The Hollywood Women's Political Committee, which supports ``progressive wo-men candidates,'' has given $300,000 to the California gubernatorial campaign of Democratic challenger Kathleen Brown and ``expects to do much more,'' says executive director Marge Tabankin. In 1992, 220 Hollywood women raised $1.5 million for ``progressive women candidates,'' as well as a few men who met 10 political criteria, including President Clinton.
The image of Anita Hill facing a wall of white men in the October 1991 Senate hearings on the confirmation of Clarence Thomas to the Supreme Court spurred many women to enter politics in 1992. But activists stress that women had been moving toward political office long before.
``1992 was the year of the woman, but it came after 20 years of women slowly working up the political pipeline,'' says Pat Reilly of the National Women's Political Caucus. ``These women had positioned themselves to make this run.''
Activists supporting women's campaigns also note ``a new kind of women candidate'' in the '94 campaign - the successful professional who laterals into a political career. The traditional route to national political office for a women has been family ties or decades of service on county boards, city councils, and state office. Sheila McGuire (D), for example, is campaigning in Iowa's 5th Congressional District to be the first dentist in Congress. She has raised more funds than anyone ever raised in her district, Ms. Conroy says.
One disadvantage all challengers will face this year is a lower number of open seats. Twenty-two of the 24 women who came into the House in 1992 ran for open seats, which provided women ``a unique opportunity to play in a competitive field,'' Ms. Reilly says.
``We spent most of '93 recruiting candidates for '94 because we knew this would be a more difficult year at the federal level because not as many open seats [47 down from 70],'' says Lynn Shapiro, executive director of WISH (Women in the Senate and the House), the recently created Republican counterpart of Emily's List.

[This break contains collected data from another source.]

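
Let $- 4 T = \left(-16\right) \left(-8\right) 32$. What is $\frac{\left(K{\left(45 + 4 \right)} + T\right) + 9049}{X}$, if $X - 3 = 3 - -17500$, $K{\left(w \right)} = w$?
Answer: $\frac{4037}{8753} \approx 0.46121$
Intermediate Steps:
$T = -1024$ ($T = - \frac{\left(-16\right) \left(-8\right) 32}{4} = - \frac{128 \cdot 32}{4} = \left(- \frac{1}{4}\right) 4096 = -1024$)
$X = 17506$ ($X = 3 + \left(3 - -17500\right) = 3 + \left(3 + 17500\right) = 3 + 17503 = 17506$)
$\frac{\left(K{\left(45 + 4 \right)} + T\right) + 9049}{X} = \frac{\left(\left(45 + 4\right) - 1024\right) + 9049}{17506} = \left(\left(49 - 1024\right) + 9049\right) \frac{1}{17506} = \left(-975 + 9049\right) \frac{1}{17506} = 8074 \cdot \frac{1}{17506} = \frac{4037}{8753}$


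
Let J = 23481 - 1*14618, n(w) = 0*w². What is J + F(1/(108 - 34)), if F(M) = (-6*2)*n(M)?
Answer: 8863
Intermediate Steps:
n(w) = 0
F(M) = 0 (F(M) = -6*2*0 = -12*0 = 0)
J = 8863 (J = 23481 - 14618 = 8863)
J + F(1/(108 - 34)) = 8863 + 0 = 8863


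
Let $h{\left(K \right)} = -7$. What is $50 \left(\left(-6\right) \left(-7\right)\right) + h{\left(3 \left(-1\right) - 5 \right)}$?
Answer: $2093$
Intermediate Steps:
$50 \left(\left(-6\right) \left(-7\right)\right) + h{\left(3 \left(-1\right) - 5 \right)} = 50 \left(\left(-6\right) \left(-7\right)\right) - 7 = 50 \cdot 42 - 7 = 2100 - 7 = 2093$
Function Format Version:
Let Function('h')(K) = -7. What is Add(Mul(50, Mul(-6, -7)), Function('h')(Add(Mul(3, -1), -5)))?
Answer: 2093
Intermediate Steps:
Add(Mul(50, Mul(-6, -7)), Function('h')(Add(Mul(3, -1), -5))) = Add(Mul(50, Mul(-6, -7)), -7) = Add(Mul(50, 42), -7) = Add(2100, -7) = 2093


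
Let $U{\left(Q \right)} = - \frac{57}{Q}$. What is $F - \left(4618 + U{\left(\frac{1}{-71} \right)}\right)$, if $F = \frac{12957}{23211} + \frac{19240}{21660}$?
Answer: $- \frac{8065932916}{931019} \approx -8663.5$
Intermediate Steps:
$F = \frac{1346719}{931019}$ ($F = 12957 \cdot \frac{1}{23211} + 19240 \cdot \frac{1}{21660} = \frac{4319}{7737} + \frac{962}{1083} = \frac{1346719}{931019} \approx 1.4465$)
$F - \left(4618 + U{\left(\frac{1}{-71} \right)}\right) = \frac{1346719}{931019} - \left(4618 - \frac{57}{\frac{1}{-71}}\right) = \frac{1346719}{931019} - \left(4618 - \frac{57}{- \frac{1}{71}}\right) = \frac{1346719}{931019} - \left(4618 - -4047\right) = \frac{1346719}{931019} - 8665 = - \frac{8065932916}{931019}$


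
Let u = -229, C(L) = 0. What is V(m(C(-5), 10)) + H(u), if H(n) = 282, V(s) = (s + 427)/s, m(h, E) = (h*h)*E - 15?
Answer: 3818/15 ≈ 254.53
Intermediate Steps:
m(h, E) = -15 + E*h² (m(h, E) = h²*E - 15 = E*h² - 15 = -15 + E*h²)
V(s) = (427 + s)/s
V(m(C(-5), 10)) + H(u) = (427 + (-15 + 10*0²))/(-15 + 10*0²) + 282 = (427 + (-15 + 10*0))/(-15 + 10*0) + 282 = (427 + (-15 + 0))/(-15 + 0) + 282 = (427 - 15)/(-15) + 282 = -1/15*412 + 282 = -412/15 + 282 = 3818/15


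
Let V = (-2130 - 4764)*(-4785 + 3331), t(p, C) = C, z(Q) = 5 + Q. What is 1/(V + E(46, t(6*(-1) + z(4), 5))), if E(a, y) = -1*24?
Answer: 1/10023852 ≈ 9.9762e-8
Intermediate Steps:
E(a, y) = -24
V = 10023876 (V = -6894*(-1454) = 10023876)
1/(V + E(46, t(6*(-1) + z(4), 5))) = 1/(10023876 - 24) = 1/10023852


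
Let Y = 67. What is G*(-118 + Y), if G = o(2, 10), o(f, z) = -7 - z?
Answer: 867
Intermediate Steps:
G = -17 (G = -7 - 1*10 = -7 - 10 = -17)
G*(-118 + Y) = -17*(-118 + 67) = -17*(-51) = 867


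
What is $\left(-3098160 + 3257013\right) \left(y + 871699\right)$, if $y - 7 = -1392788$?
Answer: $-82775438946$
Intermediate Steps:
$y = -1392781$ ($y = 7 - 1392788 = -1392781$)
$\left(-3098160 + 3257013\right) \left(y + 871699\right) = \left(-3098160 + 3257013\right) \left(-1392781 + 871699\right) = 158853 \left(-521082\right) = -82775438946$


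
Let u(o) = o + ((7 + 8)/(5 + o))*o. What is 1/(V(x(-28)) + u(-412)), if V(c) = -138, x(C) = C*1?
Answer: -407/217670 ≈ -0.0018698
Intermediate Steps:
u(o) = o + 15*o/(5 + o) (u(o) = o + (15/(5 + o))*o = o + 15*o/(5 + o))
x(C) = C
1/(V(x(-28)) + u(-412)) = 1/(-138 - 412*(20 - 412)/(5 - 412)) = 1/(-138 - 412*(-392)/(-407)) = 1/(-138 - 412*(-1/407)*(-392)) = 1/(-138 - 161504/407) = 1/(-217670/407) = -407/217670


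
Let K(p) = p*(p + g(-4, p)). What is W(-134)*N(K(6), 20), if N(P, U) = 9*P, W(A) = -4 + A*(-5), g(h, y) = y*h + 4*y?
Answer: 215784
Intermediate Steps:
g(h, y) = 4*y + h*y (g(h, y) = h*y + 4*y = 4*y + h*y)
W(A) = -4 - 5*A
K(p) = p² (K(p) = p*(p + p*(4 - 4)) = p*(p + p*0) = p*(p + 0) = p*p = p²)
W(-134)*N(K(6), 20) = (-4 - 5*(-134))*(9*6²) = (-4 + 670)*(9*36) = 666*324 = 215784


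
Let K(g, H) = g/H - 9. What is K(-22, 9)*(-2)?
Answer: 206/9 ≈ 22.889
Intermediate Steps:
K(g, H) = -9 + g/H
K(-22, 9)*(-2) = (-9 - 22/9)*(-2) = -103/9*(-2) = 206/9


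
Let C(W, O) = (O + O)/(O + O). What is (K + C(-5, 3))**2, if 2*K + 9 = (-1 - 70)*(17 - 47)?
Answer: 4507129/4 ≈ 1.1268e+6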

The mobilization of Republican organizations on behalf of women candidates marks another twist in this campaign cycle. The Republican Network to Elect Women (RENEW) was established in 1993 to ``to set up an old boys' network for Republican women.''
Last month, the group forwarded a national poll on ``image attributes'' to state Republican leaders. The poll suggests that women Republican candidates run 5 to 10 points ahead of Republican men candidates among voters in general and 15 points ahead with independent voters.